Once the NATO Summit is over, during which United We Can has waited in a discreet position, they return this week with their most identifying and differentiating speech from the PSOE. They emphasize their own position and demand more public spending and an “ambitious” tax reform to curb inflation and the crisis arising from Putin’s war in Ukraine. The message is that if Pedro Sánchez wants them to accept raising military spending to 2 percent of GDP by 2030, the PSOE will have to accept more public investment. Otherwise, it will be a thorny negotiation within the coalition government. The Podemos State Coordination Council met this Monday to set the line of action for the coming months.
The general secretary of the party, Ione Belarra, who is also Minister of Social Rights, has stressed before the secretariat this Monday that this is her priority for the next General Budgets of 2023. Belarra and the second vice president, Yolanda Díaz, leader of the space of United We Can, reject the increase in Defense games, but they will not be able to stop it as they are in a minority in the Executive.
The leader of Podemos has warned the PSOE that “the very high inflation and the devaluation of purchasing power” is a “very hard blow to the social majority” and that “it can ruin the action of the coalition government.” «The next Budgets have to be the cotton test», Belarra warned; “It’s time to speed up what’s important.” Public services, they underline.
Belarra has proposed a series of measures that, as he explained, can be paid for with an “ambitious” tax reform. “It does not seem decent to us that after two very serious economic crises, the large companies and fortunes of our country have not contributed a single extra euro to face the difficult situation,” Belarra claimed; “That those who have the most pay what corresponds to them”. And he has once again insisted here on a tax on large fortunes at the national level.
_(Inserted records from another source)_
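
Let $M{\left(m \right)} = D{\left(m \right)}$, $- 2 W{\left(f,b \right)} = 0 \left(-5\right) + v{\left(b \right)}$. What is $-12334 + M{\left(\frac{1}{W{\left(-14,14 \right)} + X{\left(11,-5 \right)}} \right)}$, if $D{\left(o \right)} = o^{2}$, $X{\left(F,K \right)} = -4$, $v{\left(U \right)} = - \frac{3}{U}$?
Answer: $- \frac{146539470}{11881} \approx -12334.0$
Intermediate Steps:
$W{\left(f,b \right)} = \frac{3}{2 b}$ ($W{\left(f,b \right)} = - \frac{0 \left(-5\right) - \frac{3}{b}}{2} = - \frac{0 - \frac{3}{b}}{2} = - \frac{\left(-3\right) \frac{1}{b}}{2} = \frac{3}{2 b}$)
$M{\left(m \right)} = m^{2}$
$-12334 + M{\left(\frac{1}{W{\left(-14,14 \right)} + X{\left(11,-5 \right)}} \right)} = -12334 + \left(\frac{1}{\frac{3}{2 \cdot 14} - 4}\right)^{2} = -12334 + \left(\frac{1}{\frac{3}{2} \cdot \frac{1}{14} - 4}\right)^{2} = -12334 + \left(\frac{1}{\frac{3}{28} - 4}\right)^{2} = -12334 + \left(\frac{1}{- \frac{109}{28}}\right)^{2} = -12334 + \left(- \frac{28}{109}\right)^{2} = -12334 + \frac{784}{11881} = - \frac{146539470}{11881}$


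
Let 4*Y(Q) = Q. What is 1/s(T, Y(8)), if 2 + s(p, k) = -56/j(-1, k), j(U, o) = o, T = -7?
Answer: -1/30 ≈ -0.033333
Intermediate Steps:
Y(Q) = Q/4
s(p, k) = -2 - 56/k
1/s(T, Y(8)) = 1/(-2 - 56/((¼)*8)) = 1/(-2 - 56/2) = 1/(-2 - 56*½) = 1/(-2 - 28) = 1/(-30) = -1/30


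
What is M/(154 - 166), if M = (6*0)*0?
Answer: 0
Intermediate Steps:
M = 0 (M = 0*0 = 0)
M/(154 - 166) = 0/(154 - 166) = 0/(-12) = 0*(-1/12) = 0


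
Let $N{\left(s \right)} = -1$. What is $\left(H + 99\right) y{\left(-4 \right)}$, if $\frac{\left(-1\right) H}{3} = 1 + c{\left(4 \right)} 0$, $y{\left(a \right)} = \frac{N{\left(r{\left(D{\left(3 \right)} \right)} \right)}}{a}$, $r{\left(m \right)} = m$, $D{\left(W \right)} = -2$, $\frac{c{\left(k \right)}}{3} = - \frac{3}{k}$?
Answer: $24$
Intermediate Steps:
$c{\left(k \right)} = - \frac{9}{k}$ ($c{\left(k \right)} = 3 \left(- \frac{3}{k}\right) = - \frac{9}{k}$)
$y{\left(a \right)} = - \frac{1}{a}$
$H = -3$ ($H = - 3 \left(1 + - \frac{9}{4} \cdot 0\right) = - 3 \left(1 + \left(-9\right) \frac{1}{4} \cdot 0\right) = - 3 \left(1 - 0\right) = - 3 \left(1 + 0\right) = \left(-3\right) 1 = -3$)
$\left(H + 99\right) y{\left(-4 \right)} = \left(-3 + 99\right) \left(- \frac{1}{-4}\right) = 96 \left(\left(-1\right) \left(- \frac{1}{4}\right)\right) = 96 \cdot \frac{1}{4} = 24$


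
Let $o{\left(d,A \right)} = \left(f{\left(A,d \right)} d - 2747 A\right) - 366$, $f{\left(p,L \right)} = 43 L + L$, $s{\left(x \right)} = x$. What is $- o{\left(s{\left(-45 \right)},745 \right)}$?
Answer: $1957781$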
Podemos asks the PSOE to cap the maximum price of fuels by paying for it with the extraordinary tax on energy benefits, to continue lowering the price of the transport pass until it costs 10 euros in all the Autonomous Communities and to “prohibit definitively” the cutoff of supplies to vulnerable people by having the accumulated debts “assumed by the electricity market companies”. Also continue raising the Interprofessional Minimum Wage (SMI).
More measures proposed by Podemos. A fund of 10,000 million euros to invest in public health and public education. The leader of Podemos has said that a percentage be allocated to the improvement of Primary Care and the Public Mental Health System and to the creation of new places for children’s education from 0 to 3 years.
Regarding “feminist” policies, Belarra has insisted on approving “immediately” a family law that extends maternity and paternity leave to 6 months, which includes “a child-rearing income of 100 euros per month for each child of each family and a paid leave for the worker of 7 days a year for care». He also calls for an increase of more than 70 million euros in policies to combat sexist violence for next year.
Podemos also accuses Sánchez of lurching and disconcerting the left-wing electorate. «The latest events and declarations -explained the leader of Podemos- have resulted in a moment in the legislature in which clear political objectives are not perceived in the action of the coalition government (…) more and more people have the feeling that it is Podemos alone who raises the flags that should be the hallmark of a progressive government.